- Poster
- Genre: Social, drama
- Written by: Giasuddin Selim
- Directed by: Giasuddin Selim and Bashar Georgis
- Starring: Orchita Sporshia; Chanchal Chowdhury; Shamol Maula; Fazlur Rahman Babu; Quazi Nawshaba Ahmed; Dipa Khondokar; Wahida Mollick Jolly; Mamunur Rashid; Marufa Akter Jui; Jannatul Ferdoush Peya;
- Voices of: Chirkut
- Theme music composer: Chirkut
- Country of origin: Bangladesh
- Original language: Bengali
- No. of seasons: 3
- No. of episodes: 47

Production
- Producer: Mazharul Islam
- Cinematography: Sheikh Rajibul Islam

Original release
- Network: BTV

= Ujan Ganger Naiya =

Television series

Ujan Ganger Naiya is a drama series with underlying messages on the negative aspects of early marriages and underage pregnancy which was broadcast in 2014 by the BBC Media Action (BBCMA) Bangladesh. It was premiered on the state-owned television channel BTV and primarily targeted the rural populace of the country. The series was received exceedingly well, reaching 35 million people.

==Episodes==
The 16-episode first series is directed by Giasuddin Selim and Bashar Georgis and written by Giasuddin Selim and a team of writers.
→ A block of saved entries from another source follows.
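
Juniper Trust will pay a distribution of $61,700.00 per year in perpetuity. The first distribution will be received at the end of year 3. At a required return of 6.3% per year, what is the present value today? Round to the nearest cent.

$866718.54

Value at end of year 2: C / r = $61,700.00 / 0.063 = $979,365.0794
Discount to today: PV = $979,365.0794 / (1 + 0.063)^2 = $979,365.0794 / 1.129969 = $866,718.54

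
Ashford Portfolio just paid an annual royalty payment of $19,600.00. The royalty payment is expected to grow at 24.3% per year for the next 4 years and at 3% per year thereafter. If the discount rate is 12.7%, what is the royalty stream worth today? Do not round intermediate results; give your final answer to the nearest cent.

$408730.86

D_1 = 24362.80000
D_2 = 30282.96040
D_3 = 37641.71978
D_4 = 46788.65768
Terminal value at year 4: TV = D_4×(1+g_2)/(r−g_2) = 48192.31741/0.097 = 496828.01457
P_0 = D_1/(1+r)^1 + D_2/(1+r)^2 + D_3/(1+r)^3 + D_4/(1+r)^4 + TV/(1+r)^4
    = 21617.39130 + 23842.42892 + 26296.48549 + 29003.13351 + 307971.41765 = 408730.85687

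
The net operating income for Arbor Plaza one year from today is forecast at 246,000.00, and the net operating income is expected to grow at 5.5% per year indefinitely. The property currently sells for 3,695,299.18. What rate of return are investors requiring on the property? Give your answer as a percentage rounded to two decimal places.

P = D₁/(r − g) ⇒ r = D₁/P + g = 246,000.0000/3,695,299.18 + 0.055 = 0.066571 + 0.055 = 0.121571

12.16%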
The crew and cast features star performers like Mamunur Rashid, Fazlur Rahman Babu, Wahida Mollick Jolly, Chanchal Chowdhury, Dipa Khondokar, Orchita Sporshia, Quazi Nawshaba Ahmed, Shamol Mawla, Shahed Ali, Momena Chowdhury and many more.
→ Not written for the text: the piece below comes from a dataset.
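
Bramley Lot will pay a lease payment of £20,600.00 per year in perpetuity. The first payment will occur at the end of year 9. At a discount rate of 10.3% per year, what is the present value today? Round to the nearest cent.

Value at end of year 8: C / r = £20,600.00 / 0.103 = £200,000.0000
Discount to today: PV = £200,000.0000 / (1 + 0.103)^8 = £200,000.0000 / 2.190807 = £91,290.57

£91290.57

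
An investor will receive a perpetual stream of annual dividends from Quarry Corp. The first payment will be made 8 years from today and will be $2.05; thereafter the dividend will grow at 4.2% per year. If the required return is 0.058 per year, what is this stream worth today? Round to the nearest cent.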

Ujan Ganger Naiya is part of the BBC Agomoni (health project brand of BBC Media Action in Bangladesh) under which BBC Media Action is producing TV shows, radio programmes and Public Service Announcements.

==Plot==
The plot centres around young sisters Jasmin and Anika, who are married to two brothers. 16-year-old Anika wants to continue her education and struggles to adapt to life as a wife and daughter-in-law. Through her story, the drama explores the challenges of early marriage and pregnancy. The series also attempts to promote healthier practices related to childbirth, such as having a skilled healthcare worker present at delivery. Season two follows Anika a few years later at she works as a healthcare worker in a different rural community.

==Cast==
For first season 16 episodes
- Mamunur Rashid as Haider
- Fazlur Rahman Babu as Sultan
- Ishrat Nishat as Dadi
- Wahida Mollick Jolly as Sayeda
- Shilpi Akter Apu as Salma
- Chanchal Chowdhury as Arif
- Shamol Mawla as Halim
- Orchita Sporshia as Anika
- Marufa Akter Jui as Mou
- Shamima Nazneen as Rupa
- Deepa Khandakar as Marufa
- Sadika Swarna as Lata
- Shahed Ali as Jahir
- Jisan as Shahzada
- Shelly Ahsan as Banu
- Pankaj Mazumder as Sobhan
- Shirin Shahed Seunti as Rahela
- Md. Iqbal Hossain as Bacchu
- Anowarul Haque as Rashid

==Reception==
The drama received praise for realistic onscreen portrayal of childbirth for the first time in Bangladeshi entertainment media.